Ciudad de México es un destino muy sugerido para viajar. Tal vez, la semejanza entre nuestro pasado prehispánico y colonial lleva a muchos –no solo a mí- a tener una gran simpatía por este lindo país. Tuve el enorme placer de estar allá hace poco y disfrutar de su cultura e historia. En ese ínterin, fue imprescindible acudir –para mi deleite- al Museo Mural Diego Rivera, el cual cobija en su interior a una de las obras más representativas de la sociedad mexicana: Sueño de una tarde dominical en la Alameda Central.
Con una superficie de 4.17 metros de ancho y 15.67 metros de largo, y un peso de 35 toneladas; este fresco contiene en cada una de sus pinceladas un sinfín de historias, sentimientos, críticas y anhelos que envuelven, en la contemplación y admiración, a quien la observe. Fue mandado a crear para adornar el entonces lujoso Hotel Prado –hoy hotel Hilton- en 1948 y luego, tras el devastador terremoto de setiembre de 1985 –con un despliegue sin precedentes de expertos- se la trasladó a la recién construida Plaza de la Solidaridad (sobre las ruinas del también lujoso ex hotel Regis, a un extremo de la misma Alameda Central). Para así salvaguardarla y exponerla al público.

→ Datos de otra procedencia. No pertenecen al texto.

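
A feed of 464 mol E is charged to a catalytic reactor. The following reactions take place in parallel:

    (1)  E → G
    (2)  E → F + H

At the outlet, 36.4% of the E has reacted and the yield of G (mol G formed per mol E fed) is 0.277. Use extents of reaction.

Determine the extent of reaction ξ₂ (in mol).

Yield of G: 1ξ₁ / 464 = 0.277 → ξ₁ = 128.5 mol.
Conversion of E: 1ξ₁ + 1ξ₂ = 0.364 × 464 = 168.9 → ξ₂ = 40.37 mol.
Outlet amounts (n = n₀ + Σ ν·ξ):
  E: 464 − 1(128.5) − 1(40.37) = 295.1
  G: 0 + 1(128.5) = 128.5
  F: 0 + 1(40.37) = 40.37
  H: 0 + 1(40.37) = 40.37

ξ₂ = 40.4 mol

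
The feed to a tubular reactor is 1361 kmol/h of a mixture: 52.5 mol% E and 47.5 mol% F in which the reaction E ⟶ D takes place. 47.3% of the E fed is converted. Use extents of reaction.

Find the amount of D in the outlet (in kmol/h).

338 kmol/h

E reacted = 0.473 × 714.5 = 338 kmol/h; ν_E = −1, so ξ = 338/1 = 338 kmol/h.
Outlet amounts (n = n₀ + ν ξ):
  E: 714.5 − 1(338) = 376.6
  D: 0 + 1(338) = 338
  F: 646.5 (inert)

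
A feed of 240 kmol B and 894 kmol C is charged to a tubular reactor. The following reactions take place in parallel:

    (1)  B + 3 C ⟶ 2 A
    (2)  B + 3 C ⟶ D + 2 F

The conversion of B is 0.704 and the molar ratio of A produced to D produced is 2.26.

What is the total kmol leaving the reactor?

875 kmol

Conversion of B: B consumed = 0.704 × 240 = 169 kmol = 1ξ₁ + 1ξ₂.
Selectivity: 2ξ₁ / (1ξ₂) = 2.26 → ξ₁ = 1.13 ξ₂.
Substitute: (1·1.13 + 1) ξ₂ = 169 → ξ₂ = 79.32 kmol, ξ₁ = 89.64 kmol.
Outlet amounts (n = n₀ + Σ ν·ξ):
  B: 240 − 1(89.64) − 1(79.32) = 71.04
  C: 894 − 3(89.64) − 3(79.32) = 387.1
  A: 0 + 2(89.64) = 179.3
  D: 0 + 1(79.32) = 79.32
  F: 0 + 2(79.32) = 158.6
Total out = 71.04 + 387.1 + 179.3 + 79.32 + 158.6 = 875.4 kmol.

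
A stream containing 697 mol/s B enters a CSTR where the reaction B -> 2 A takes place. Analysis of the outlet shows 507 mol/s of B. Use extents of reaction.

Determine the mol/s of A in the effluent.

380 mol/s

For B: n = n₀ − 1ξ → 507 = 697 − 1ξ, giving ξ = 190 mol/s.
Outlet amounts (n = n₀ + ν ξ):
  B: 697 − 1(190) = 507
  A: 0 + 2(190) = 380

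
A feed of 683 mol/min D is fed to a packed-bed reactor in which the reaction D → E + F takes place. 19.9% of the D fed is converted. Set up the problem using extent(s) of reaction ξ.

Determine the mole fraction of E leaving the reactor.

0.166

D reacted = 0.199 × 683 = 135.9 mol/min; ν_D = −1, so ξ = 135.9/1 = 135.9 mol/min.
Outlet amounts (n = n₀ + ν ξ):
  D: 683 − 1(135.9) = 547.1
  E: 0 + 1(135.9) = 135.9
  F: 0 + 1(135.9) = 135.9
Total out = 818.9 mol/min; y_E = 135.9 / 818.9 = 0.166.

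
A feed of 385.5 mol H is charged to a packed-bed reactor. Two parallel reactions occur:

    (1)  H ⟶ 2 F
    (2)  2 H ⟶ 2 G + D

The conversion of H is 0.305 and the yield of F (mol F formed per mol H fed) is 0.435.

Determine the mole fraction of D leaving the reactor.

Yield of F: 2ξ₁ / 385.5 = 0.435 → ξ₁ = 83.85 mol.
Conversion of H: 1ξ₁ + 2ξ₂ = 0.305 × 385.5 = 117.6 → ξ₂ = 16.87 mol.
Outlet amounts (n = n₀ + Σ ν·ξ):
  H: 385.5 − 1(83.85) − 2(16.87) = 267.9
  F: 0 + 2(83.85) = 167.7
  G: 0 + 2(16.87) = 33.73
  D: 0 + 1(16.87) = 16.87
Total out = 486.2 mol; y_D = 16.87 / 486.2 = 0.03469.

0.0347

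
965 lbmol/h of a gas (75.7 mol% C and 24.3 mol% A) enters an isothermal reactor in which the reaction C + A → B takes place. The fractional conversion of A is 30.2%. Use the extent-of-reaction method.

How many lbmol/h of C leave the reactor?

660 lbmol/h

A reacted = 0.302 × 234.5 = 70.82 lbmol/h; ν_A = −1, so ξ = 70.82/1 = 70.82 lbmol/h.
Outlet amounts (n = n₀ + ν ξ):
  C: 730.5 − 1(70.82) = 659.7
  A: 234.5 − 1(70.82) = 163.7
  B: 0 + 1(70.82) = 70.82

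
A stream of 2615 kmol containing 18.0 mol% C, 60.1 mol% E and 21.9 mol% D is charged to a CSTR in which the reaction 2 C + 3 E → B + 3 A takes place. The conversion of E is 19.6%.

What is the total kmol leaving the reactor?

E reacted = 0.196 × 1572 = 308 kmol; ν_E = −3, so ξ = 308/3 = 102.7 kmol.
Outlet amounts (n = n₀ + ν ξ):
  C: 470.7 − 2(102.7) = 265.3
  E: 1572 − 3(102.7) = 1264
  B: 0 + 1(102.7) = 102.7
  A: 0 + 3(102.7) = 308
  D: 572.7 (inert)
Total out = 265.3 + 1264 + 102.7 + 308 + 572.7 = 2512 kmol.

2510 kmol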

La obra se puede dividir en tres secciones, ordenadas cronológicamente, con una lectura de izquierda a derecha, que van desde: 1) la Conquista y la época colonial; 2) el Porfiriato y; 3) el México Moderno (de la Revolución Mexicana). Con la presencia de más de 70 personajes y en una combinación de colores muy bien logradas, Rivera busca rendir homenaje a algunos personajes, y fiel a su estilo, no deja de polemizar -mediante la crítica evidente- lo que según su punto de vista había sido ajeno a la justicia.
Desde Hernán Cortés (conquistador español), sor Juana Inés de la Cruz (poetisa e icono del feminismo), Ignacio Ramírez o “El Nigromante” (escritor y político liberal mexicano), hasta Frida Kahlo (pintora surrealista y su última esposa), José Guadalupe Posada (su gran maestro en las artes plásticas) y su calavera Catrina (creación de Posada). Rivera logra retratar -de forma magistral- a cada uno de ellos – y a más- en este fascinante mural. Asimismo, no puedo dejar de mencionar el autorretrato que realiza en dos de los apartados del fresco. Él se retrata como un niño que está, por un lado, de la mano de Kahlo y de Catrina –en señal de homenaje a Posada–; y por otro se vuelve a retratar junto a su familia, comiendo una popular “torta de jamón”.
La inspiración, según él, estuvo en los sueños. Para Rivera, la Alameda Central era el centro de reuniones de la burguesía mexicana, donde de manera cotidiana, se libraban procesos históricos y sociales fundamentales. Es en ese sentido que el autor, antes de buscar un fin didáctico, es movido por lo onírico.
Rivera afirma sobre su obra que “la composición [del mural] son recuerdos de (su) vida, de (su) niñez, y de (su) juventud (…) Los personajes del paseo sueñan todos, unos durmiendo en los bancos y otros, andando y conversando”. No obstante, esta creación, desde el inicio, no estuvo exenta de censuras por parte de la sociedad de aquel entonces. El arzobispo de la ciudad se negó a bendecir el fresco antes de inaugurado por la aparición de la frase del Nigromante que decía “Dios no existe”. Además, luego de ser dañado por un grupo de jóvenes conservadores, el autor decidió cambiar el texto por “Conferencia en la Academia de Letras el año 1836” haciendo alusión directa a la misma sentencia.
Polémico, de fértil producción, con sensibilidad social –y hasta revolucionario. Ese es Rivera. Es un must para todos aquellos quienes aman el arte y la cultura y están dispuestos a deleitarse de uno de los muralistas más importantes del siglo XX.